Considering the important interaction of ATOX1 protein with ATP7B protein, there have been several studies looking for possible changes in the ATOX1 gene in WD patients, but so far, the results have been negative [5,1]. In this study, there were no identified changes in the ATOX1 gene causing functional changes of the protein, so we were unable to prove that changes in the ATOX1 gene could modify the WD phenotype.
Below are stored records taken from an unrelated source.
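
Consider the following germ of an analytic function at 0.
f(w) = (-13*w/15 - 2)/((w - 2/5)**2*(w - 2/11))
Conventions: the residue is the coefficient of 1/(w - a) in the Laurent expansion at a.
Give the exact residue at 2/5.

At the order-2 pole 2/5 set g(w) = (w - (2/5))^2*f(w) = (-13*w/15 - 2)/(w - 2/11).
Order-2 pole: residue = g'(a); g'(2/5) = 4895/108, so the residue is 4895/108.

The residue is 4895/108.


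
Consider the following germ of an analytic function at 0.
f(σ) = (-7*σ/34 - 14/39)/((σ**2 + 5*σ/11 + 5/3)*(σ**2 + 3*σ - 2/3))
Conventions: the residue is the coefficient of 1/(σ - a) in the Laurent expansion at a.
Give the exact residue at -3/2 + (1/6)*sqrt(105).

The residue is -13695/372164 - (2123/766220)*sqrt(105).

The factor σ**2 + 3*σ - 2/3 splits as (σ - a)(σ - a') with a = -3/2 + (1/6)*sqrt(105), a' = -3/2 - (1/6)*sqrt(105). At the order-1 pole a set g(σ) = (σ - a)*f(σ) = [(-7*σ/34 - 14/39)/(σ**2 + 5*σ/11 + 5/3)] / (σ - a').
Simple pole: residue = g(a) at a = -3/2 + (1/6)*sqrt(105), which is -13695/372164 - (2123/766220)*sqrt(105).


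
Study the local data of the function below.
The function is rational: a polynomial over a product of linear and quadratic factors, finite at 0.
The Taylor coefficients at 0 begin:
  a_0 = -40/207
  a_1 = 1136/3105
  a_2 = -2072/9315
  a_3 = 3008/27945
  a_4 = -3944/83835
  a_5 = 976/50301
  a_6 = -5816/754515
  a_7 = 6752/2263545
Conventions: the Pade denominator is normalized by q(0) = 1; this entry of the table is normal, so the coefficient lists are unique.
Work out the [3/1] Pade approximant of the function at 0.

The Pade approximant has numerator coefficients [-40/207, 1521/5405, -338/5405, 169/16215]; denominator coefficients [1, 493/1128].

Taylor coefficients needed (read off): a_0 = -40/207, a_1 = 1136/3105, a_2 = -2072/9315, a_3 = 3008/27945, a_4 = -3944/83835.
Write the denominator as Q(ξ) = 1 + q1*ξ. Requiring Q*f - P = O(ξ^5) with deg P <= 3 kills the coefficients of ξ^4..ξ^4 in Q*f:
  ξ^4: a_4 + q1*a_3 = 0, i.e. -3944/83835 + (3008/27945)*q1 = 0.
Solving this linear system: q1 = 493/1128.
The numerator is Q*f truncated at degree 3: P0 = a_0 = -40/207; P1 = a_1 + q1*a_0 = 1521/5405; P2 = a_2 + q1*a_1 = -338/5405; P3 = a_3 + q1*a_2 = 169/16215.


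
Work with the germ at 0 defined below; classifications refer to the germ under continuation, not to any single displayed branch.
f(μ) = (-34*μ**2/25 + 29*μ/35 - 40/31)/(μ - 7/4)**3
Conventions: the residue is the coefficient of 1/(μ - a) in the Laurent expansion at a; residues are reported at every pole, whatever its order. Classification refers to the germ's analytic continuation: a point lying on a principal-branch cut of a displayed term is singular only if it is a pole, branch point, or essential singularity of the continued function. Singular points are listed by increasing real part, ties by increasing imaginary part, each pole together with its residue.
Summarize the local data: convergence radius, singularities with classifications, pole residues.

Radius of convergence at 0: 7/4.
At 7/4: a pole of order 3; residue -34/25.

Denominator factor (μ - 7/4)^3: pole of order 3 at 7/4, modulus 7/4.
The radius of convergence is the smallest modulus among the singular points: 7/4.
At the order-3 pole 7/4 set g(μ) = (μ - (7/4))^3*f(μ) = -34*μ**2/25 + 29*μ/35 - 40/31.
Order-3 pole: residue = g''(a)/2; g''(7/4) = -68/25, so the residue is -34/25.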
In studies of changes in other genes that could affect the clinical manifestations of WD, the researchers focused on the COMMD1 gene, in which pathogenic variants have been shown to cause copper toxicosis in Bedlington terriers that is clinically similar to WD in humans [23]. There have been several studies analyzing the possible effects of this gene variants on humans. Stuehler et al. [24] revealed that the substitution of the nucleotide in the position c.492T>C (p.Asn164 or rs9096) is associated with earlier (about 10 years) expression of clinical symptoms in WD patients. In this study, the above-described variant was also found in Latvian patients. Analyzing its possible association with clinical manifestations of the disease, the relationship was not found, so the above observation was not confirmed. In another study in 2010, Gupta et al. [6] reported the effect of another variant, c.521C>T (p.Thr 174Met; rs139775239), on the WD phenotype; they associate this variant with more elevated levels of copper in the urine, as well as with enhanced cell apoptosis in WD patients. In the current study, no such variant was found in the COMMD1 gene in any of the Latvian patients. There have been several studies with the effect of COMMD1 gene variants on WD, but unfortunately, no association with these studies was confirmed [25,26], the same as in present study.

Conclusions

1) The difference variants of the CP gene contribute to a WD-like phenotype in clinically confirmed WD patients with neurological symptoms and without pathogenic variants in the ATP7B gene, but for confirmation, a larger study group is required; 2) no changes were found in the ATOX1 gene that would cause functional changes of the protein; 3) no statistically significant differences were found between allele and genotype frequencies in the COMMD1 gene and the first clinical manifestations of WD; 4) allelic variants in the ATOX1 and COMMD1 genes do not modify the clinical manifestation of WD in Latvian patients.